Shape-selective,
sub-10 nm-sized metal nanoparticles are of high
fundamental and practical interest in catalysis and electrocatalysis,
where the surface structure dictates the kinetic properties of the
nanomaterials. Unlike their bimetallic analogues, the synthesis of
size-controlled, pure Pt octahedral nanocatalysts has remained a formidable
chemical challenge. In bimetallic shaped systems, however, the benefit
of shape is often convoluted with surface composition in complex ways.
In the present work, a seed-templated approach is presented for the
preparation of ultrasmall octahedral platinum nanoparticles (Pt NPs),
harnessing the effect of monocrystalline anisotropic seeds and strict
control of the reduction rate and other physicochemical parameters
while avoiding polymers, surfactants, and organic solvents.

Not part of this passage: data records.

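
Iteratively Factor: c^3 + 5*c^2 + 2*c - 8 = (c + 4)*(c^2 + c - 2) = (c - 1)*(c + 4)*(c + 2)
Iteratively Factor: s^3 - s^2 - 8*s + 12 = (s - 2)*(s^2 + s - 6) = (s - 2)*(s + 3)*(s - 2)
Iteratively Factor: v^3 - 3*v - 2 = (v + 1)*(v^2 - v - 2) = (v + 1)^2*(v - 2)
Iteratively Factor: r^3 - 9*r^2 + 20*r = (r - 4)*(r^2 - 5*r) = (r - 5)*(r - 4)*(r)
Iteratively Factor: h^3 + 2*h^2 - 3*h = (h)*(h^2 + 2*h - 3) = h*(h - 1)*(h + 3)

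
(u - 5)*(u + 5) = u^2 - 25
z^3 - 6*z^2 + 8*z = z*(z - 4)*(z - 2)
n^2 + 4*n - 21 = (n - 3)*(n + 7)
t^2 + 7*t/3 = t*(t + 7/3)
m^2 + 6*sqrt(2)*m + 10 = (m + sqrt(2))*(m + 5*sqrt(2))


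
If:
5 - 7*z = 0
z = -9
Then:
No Solution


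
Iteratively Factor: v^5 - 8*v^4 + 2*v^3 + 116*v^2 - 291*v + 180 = (v + 4)*(v^4 - 12*v^3 + 50*v^2 - 84*v + 45) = (v - 3)*(v + 4)*(v^3 - 9*v^2 + 23*v - 15) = (v - 5)*(v - 3)*(v + 4)*(v^2 - 4*v + 3) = (v - 5)*(v - 3)*(v - 1)*(v + 4)*(v - 3)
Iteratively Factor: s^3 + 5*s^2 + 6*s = (s + 3)*(s^2 + 2*s) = (s + 2)*(s + 3)*(s)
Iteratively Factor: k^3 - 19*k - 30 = (k + 2)*(k^2 - 2*k - 15) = (k + 2)*(k + 3)*(k - 5)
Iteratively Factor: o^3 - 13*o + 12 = (o - 3)*(o^2 + 3*o - 4) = (o - 3)*(o + 4)*(o - 1)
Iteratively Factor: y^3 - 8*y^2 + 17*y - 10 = (y - 1)*(y^2 - 7*y + 10) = (y - 5)*(y - 1)*(y - 2)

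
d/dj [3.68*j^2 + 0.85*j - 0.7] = 7.36*j + 0.85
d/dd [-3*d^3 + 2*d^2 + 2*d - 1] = -9*d^2 + 4*d + 2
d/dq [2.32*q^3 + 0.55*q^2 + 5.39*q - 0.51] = 6.96*q^2 + 1.1*q + 5.39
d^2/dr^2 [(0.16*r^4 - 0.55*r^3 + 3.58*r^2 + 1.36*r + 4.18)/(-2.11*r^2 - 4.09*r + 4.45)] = (-1.424672*r^6 - 8.28470399999999*r^5 - 7.04505599999999*r^4 + 125.003012*r^3 - 411.427578*r^2 - 227.707962*r - 409.634396)/(9.393931*r^6 + 54.627267*r^5 + 46.453338*r^4 - 162.000401*r^3 - 97.97031*r^2 + 242.976675*r - 88.121125)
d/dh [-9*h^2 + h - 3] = 1 - 18*h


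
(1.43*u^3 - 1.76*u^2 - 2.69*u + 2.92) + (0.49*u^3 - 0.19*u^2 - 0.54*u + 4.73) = 1.92*u^3 - 1.95*u^2 - 3.23*u + 7.65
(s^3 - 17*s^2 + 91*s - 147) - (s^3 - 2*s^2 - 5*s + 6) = -15*s^2 + 96*s - 153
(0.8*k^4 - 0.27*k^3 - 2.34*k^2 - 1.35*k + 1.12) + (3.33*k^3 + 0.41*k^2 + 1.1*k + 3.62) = 0.8*k^4 + 3.06*k^3 - 1.93*k^2 - 0.25*k + 4.74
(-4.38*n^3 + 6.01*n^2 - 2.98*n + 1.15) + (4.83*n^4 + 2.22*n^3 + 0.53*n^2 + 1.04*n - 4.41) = 4.83*n^4 - 2.16*n^3 + 6.54*n^2 - 1.94*n - 3.26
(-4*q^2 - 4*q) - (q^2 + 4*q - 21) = -5*q^2 - 8*q + 21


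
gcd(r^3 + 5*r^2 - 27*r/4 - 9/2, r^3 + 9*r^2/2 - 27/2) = r - 3/2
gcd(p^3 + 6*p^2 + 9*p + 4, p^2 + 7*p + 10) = 1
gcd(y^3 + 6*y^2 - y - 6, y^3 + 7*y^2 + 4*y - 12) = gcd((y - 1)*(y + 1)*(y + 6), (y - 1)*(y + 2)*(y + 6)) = y^2 + 5*y - 6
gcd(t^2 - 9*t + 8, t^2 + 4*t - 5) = t - 1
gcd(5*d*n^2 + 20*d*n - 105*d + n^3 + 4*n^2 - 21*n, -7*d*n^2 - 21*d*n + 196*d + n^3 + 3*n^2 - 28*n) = n + 7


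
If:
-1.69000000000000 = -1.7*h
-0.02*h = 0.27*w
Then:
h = 0.99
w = -0.07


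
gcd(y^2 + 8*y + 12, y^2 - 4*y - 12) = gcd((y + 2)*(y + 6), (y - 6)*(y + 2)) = y + 2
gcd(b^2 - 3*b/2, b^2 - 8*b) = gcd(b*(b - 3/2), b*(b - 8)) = b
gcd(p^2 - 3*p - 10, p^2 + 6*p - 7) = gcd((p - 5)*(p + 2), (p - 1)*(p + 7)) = 1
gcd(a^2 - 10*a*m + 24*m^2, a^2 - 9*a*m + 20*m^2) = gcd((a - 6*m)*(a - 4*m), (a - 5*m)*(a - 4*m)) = a - 4*m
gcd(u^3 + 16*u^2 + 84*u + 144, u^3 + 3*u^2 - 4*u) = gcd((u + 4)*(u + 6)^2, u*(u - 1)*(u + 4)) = u + 4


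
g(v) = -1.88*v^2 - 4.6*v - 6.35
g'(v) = -3.76*v - 4.6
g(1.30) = -15.51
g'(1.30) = -9.49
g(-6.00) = -46.43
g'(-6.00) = 17.96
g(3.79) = -50.79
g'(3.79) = -18.85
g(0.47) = -8.93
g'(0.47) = -6.37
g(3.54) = -46.19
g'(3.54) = -17.91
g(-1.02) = -3.61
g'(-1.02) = -0.76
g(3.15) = -39.49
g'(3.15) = -16.44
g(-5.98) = -46.07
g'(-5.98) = 17.88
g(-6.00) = -46.43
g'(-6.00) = 17.96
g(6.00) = -101.63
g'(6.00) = -27.16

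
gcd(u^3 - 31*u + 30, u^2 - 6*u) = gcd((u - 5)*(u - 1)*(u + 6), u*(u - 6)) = 1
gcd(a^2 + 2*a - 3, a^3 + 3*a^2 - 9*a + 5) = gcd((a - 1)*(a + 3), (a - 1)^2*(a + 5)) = a - 1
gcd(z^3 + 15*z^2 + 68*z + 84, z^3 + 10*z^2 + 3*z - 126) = z^2 + 13*z + 42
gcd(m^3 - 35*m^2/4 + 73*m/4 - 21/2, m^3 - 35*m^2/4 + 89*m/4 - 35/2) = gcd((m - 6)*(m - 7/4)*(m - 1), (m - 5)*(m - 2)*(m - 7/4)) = m - 7/4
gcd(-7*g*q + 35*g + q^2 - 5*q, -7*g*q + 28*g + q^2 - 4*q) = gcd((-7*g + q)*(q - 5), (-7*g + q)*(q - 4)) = -7*g + q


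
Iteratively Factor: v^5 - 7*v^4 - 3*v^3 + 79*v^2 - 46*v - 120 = (v - 5)*(v^4 - 2*v^3 - 13*v^2 + 14*v + 24) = (v - 5)*(v - 2)*(v^3 - 13*v - 12) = (v - 5)*(v - 2)*(v + 1)*(v^2 - v - 12) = (v - 5)*(v - 4)*(v - 2)*(v + 1)*(v + 3)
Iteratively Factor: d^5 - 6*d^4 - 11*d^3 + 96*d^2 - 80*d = (d)*(d^4 - 6*d^3 - 11*d^2 + 96*d - 80) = d*(d - 5)*(d^3 - d^2 - 16*d + 16) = d*(d - 5)*(d - 1)*(d^2 - 16) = d*(d - 5)*(d - 1)*(d + 4)*(d - 4)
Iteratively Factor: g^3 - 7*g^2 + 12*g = (g - 3)*(g^2 - 4*g) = g*(g - 3)*(g - 4)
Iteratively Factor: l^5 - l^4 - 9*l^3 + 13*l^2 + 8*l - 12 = (l - 2)*(l^4 + l^3 - 7*l^2 - l + 6) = (l - 2)^2*(l^3 + 3*l^2 - l - 3) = (l - 2)^2*(l - 1)*(l^2 + 4*l + 3) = (l - 2)^2*(l - 1)*(l + 3)*(l + 1)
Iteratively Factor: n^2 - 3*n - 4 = (n + 1)*(n - 4)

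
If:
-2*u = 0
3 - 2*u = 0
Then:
No Solution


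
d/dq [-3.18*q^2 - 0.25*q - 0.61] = -6.36*q - 0.25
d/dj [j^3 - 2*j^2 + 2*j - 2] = 3*j^2 - 4*j + 2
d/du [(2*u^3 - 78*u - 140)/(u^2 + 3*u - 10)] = 2*(u^2 - 4*u + 24)/(u^2 - 4*u + 4)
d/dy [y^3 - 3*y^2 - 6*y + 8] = 3*y^2 - 6*y - 6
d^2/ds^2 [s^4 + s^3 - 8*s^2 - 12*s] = 12*s^2 + 6*s - 16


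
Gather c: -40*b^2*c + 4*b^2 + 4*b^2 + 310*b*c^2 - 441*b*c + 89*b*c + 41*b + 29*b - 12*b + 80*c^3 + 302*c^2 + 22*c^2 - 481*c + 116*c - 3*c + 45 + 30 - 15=8*b^2 + 58*b + 80*c^3 + c^2*(310*b + 324) + c*(-40*b^2 - 352*b - 368) + 60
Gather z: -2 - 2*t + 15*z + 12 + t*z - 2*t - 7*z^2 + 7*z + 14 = -4*t - 7*z^2 + z*(t + 22) + 24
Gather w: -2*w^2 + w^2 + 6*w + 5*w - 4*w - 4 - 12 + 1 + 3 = -w^2 + 7*w - 12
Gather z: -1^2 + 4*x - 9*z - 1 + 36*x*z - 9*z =4*x + z*(36*x - 18) - 2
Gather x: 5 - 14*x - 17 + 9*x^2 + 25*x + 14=9*x^2 + 11*x + 2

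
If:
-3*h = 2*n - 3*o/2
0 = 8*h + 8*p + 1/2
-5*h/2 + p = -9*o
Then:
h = -p - 1/16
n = 29*p/24 + 31/384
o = -7*p/18 - 5/288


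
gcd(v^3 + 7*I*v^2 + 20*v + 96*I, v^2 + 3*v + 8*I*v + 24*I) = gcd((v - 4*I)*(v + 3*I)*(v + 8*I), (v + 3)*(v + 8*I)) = v + 8*I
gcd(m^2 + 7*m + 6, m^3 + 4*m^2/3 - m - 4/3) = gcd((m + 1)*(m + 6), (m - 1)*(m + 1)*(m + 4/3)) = m + 1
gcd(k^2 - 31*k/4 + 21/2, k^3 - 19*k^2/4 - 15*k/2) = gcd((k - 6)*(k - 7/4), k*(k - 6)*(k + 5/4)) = k - 6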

The procedure
yields previously elusive 6.7 nm, strictly single-crystal, Pt NPs
with partially truncated octahedral shape and prevalent extended {111}
surface facets. Electrochemical measurements using rotating disk electrodes
in an acid electrolyte revealed a much higher electrochemical active
surface area (ECSA) over the state-of-the-art octahedral Pt NPs, which
is ascribed to small-sized, poison-free, and preferentially {111}
orientated facets. The dramatic kinetic benefit for the oxygen reduction
reaction (ORR) of the octahedral shape over spherical particle shapes
of same size is convincingly demonstrated. More important for practical
applications is the fact that the intrinsic specific ORR activity
is about 2.4-fold higher than commercial optimized spherical Pt NPs
deployed in fuel cell cathodes at comparable ORR stability. In doing
this analysis, we validate the voltammetric correspondence between
Pt single crystals and Pt nanoparticulate materials and highlight
the kinetic benefits of limiting the proportion of {100} facets. Prolonged
suppression of {100} facet growth in octahedral Pt catalysts is the
reason for the unusually high specific activity and fair stability
and calls for their integration and testing as cathode catalysts in
fuel cell membrane electrode assemblies.